To mark its 50th birthday, D&AD is delving into its archive to highlight significant pieces of work that have featured in the awards. We will be publishing one a week with accompanying analysis by ex-Design Week editor Lynda Relph-Knight. This week, Derek Birdsall’s talks to Relph-Knight about his highly innovative cover for To Kill a Mockingbird
“I tried to get my son to do it, but he failed miserably,’ says Derek Birdsall, the doyen of book design of the handwritten cover for the 1964 Penguin edition of To Kill a Mockingbird by Harper Lee.
Christopher Birdsall was then aged about ten – a similar age to American author Lee in 1936 when the real event on which the novel is based occurred near her hometown. But, says Birdsall Senior, “you’ve got to exaggerate this kind of thing’ and a child doesn’t do that”.
The copy itself – an overblown build-up to the book – was lifted from a press release sent to Birdsall as background. Getting the contact to publish the paperback version of the American best-seller was “a big thing” for Penguin, he says, so he too bigged it up.

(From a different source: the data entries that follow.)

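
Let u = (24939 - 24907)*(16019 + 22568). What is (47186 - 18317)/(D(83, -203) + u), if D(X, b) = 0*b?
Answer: 28869/1234784 ≈ 0.023380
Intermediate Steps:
D(X, b) = 0
u = 1234784 (u = 32*38587 = 1234784)
(47186 - 18317)/(D(83, -203) + u) = (47186 - 18317)/(0 + 1234784) = 28869/1234784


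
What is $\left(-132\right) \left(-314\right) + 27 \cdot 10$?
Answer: $41718$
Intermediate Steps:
$\left(-132\right) \left(-314\right) + 27 \cdot 10 = 41448 + 270 = 41718$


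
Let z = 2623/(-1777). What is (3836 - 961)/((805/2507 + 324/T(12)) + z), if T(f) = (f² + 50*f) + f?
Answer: -779614325/196981 ≈ -3957.8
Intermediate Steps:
z = -2623/1777 (z = 2623*(-1/1777) = -2623/1777 ≈ -1.4761)
T(f) = f² + 51*f
(3836 - 961)/((805/2507 + 324/T(12)) + z) = (3836 - 961)/((805/2507 + 324/((12*(51 + 12)))) - 2623/1777) = 2875/((805*(1/2507) + 324/((12*63))) - 2623/1777) = 2875/((35/109 + 324/756) - 2623/1777) = 2875/((35/109 + 324*(1/756)) - 2623/1777) = 2875/((35/109 + 3/7) - 2623/1777) = 2875/(572/763 - 2623/1777) = 2875/(-984905/1355851) = 2875*(-1355851/984905) = -779614325/196981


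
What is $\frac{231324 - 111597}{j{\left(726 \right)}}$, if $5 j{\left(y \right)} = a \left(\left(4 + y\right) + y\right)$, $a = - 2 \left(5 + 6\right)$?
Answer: $- \frac{598635}{32032} \approx -18.689$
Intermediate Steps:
$a = -22$ ($a = \left(-2\right) 11 = -22$)
$j{\left(y \right)} = - \frac{88}{5} - \frac{44 y}{5}$ ($j{\left(y \right)} = \frac{\left(-22\right) \left(\left(4 + y\right) + y\right)}{5} = \frac{\left(-22\right) \left(4 + 2 y\right)}{5} = \frac{-88 - 44 y}{5} = - \frac{88}{5} - \frac{44 y}{5}$)
$\frac{231324 - 111597}{j{\left(726 \right)}} = \frac{231324 - 111597}{- \frac{88}{5} - \frac{31944}{5}} = \frac{119727}{- \frac{88}{5} - \frac{31944}{5}} = \frac{119727}{- \frac{32032}{5}} = 119727 \left(- \frac{5}{32032}\right) = - \frac{598635}{32032}$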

The colours – magenta, blue and orange – “were my favourite colours at the time,” he adds. No focus groups there then. The child-like drawing of a dead bird is a nice touch.
Birdsall was commissioned by Penguin art director John Curtis. Birdsall had worked with Curtis since 1960 and, despite its success, To Kill A Mocking Bird isn’t his favourite cover. He prefers The Great Crash 1929 by JK Galbraith, designed four years earlier, because of the simplicity of the idea of a falling dollar sign replacing the ‘s’ in crash.
Both covers predate Penguin’s top grid (see above) devised by Romek Marber for Penguin’s subsequent art director Germano Facetti. Birdsall wasn’t a fan. “Once they introduced the top grid, you were buggered,” he says, as it gives the cover designer very little freedom. He was grateful when Facetti’s successor David Pelham dispensed with it in 1968, replacing it with a simple grid using only the Penguin symbol.
Birdsall’s relationship with Penguin continued on and off until he created a cover for one of the commemorative Pocket Penguins in 2005 to commemorate the publisher’s 70th birthday. And it wasn’t only just related to literature, despite a series of novels by his hero John Updike building on an outline portrait of the author by Michael Foreman and a photographic Somerset Maugham collection, created from a long assemblage of artefacts put together with Harri Peccinotti and cut to create a string of covers.
In 1971 Birdsall became consultant art director to head of Penguin Education Charles Clark on Pelham’s recommendation and set about rethinking titles he describes as “typical 1950s design in their uniformity”.
“I took time to think what was the perfect brief for a Penguin,” he says. “I was on the side of the designers. I thought ‘Give me a typeface – Futura – so I don’t have to agonise over that,” They were mainly white covers with only one guidline. Then I got this spine idea of exploiting the width of the book – if it was a fat book you used fat type. Words [on the cover] became a housestyle.”
Birdsall is fascinated by how ideas are so often unwittingly recycled – the subject of his forthcoming second book. Looking back over his own work, he can identify themes recurring often years apart. But he’s not against such clichés. “There’s a power in the fact it’s been seen before,” he says.
But occupying a prominent place on Birdsall’s heaving bookshelf is an example of his idea being recycled by someone else. Rock band Travis asked to use an eye motif he created for Penguin’s Roald Dahl novel Someone Like You in the late 1970s for its 2008 album Ode to J Smith. “I made 2000 quid out of that,” quips Birdsall, gleefully. Birdsall’s To KIll a Mockingbird cover was itself referenced on the cover for Penguin’s 2007 history of cover design, Seven Hundred Penguins.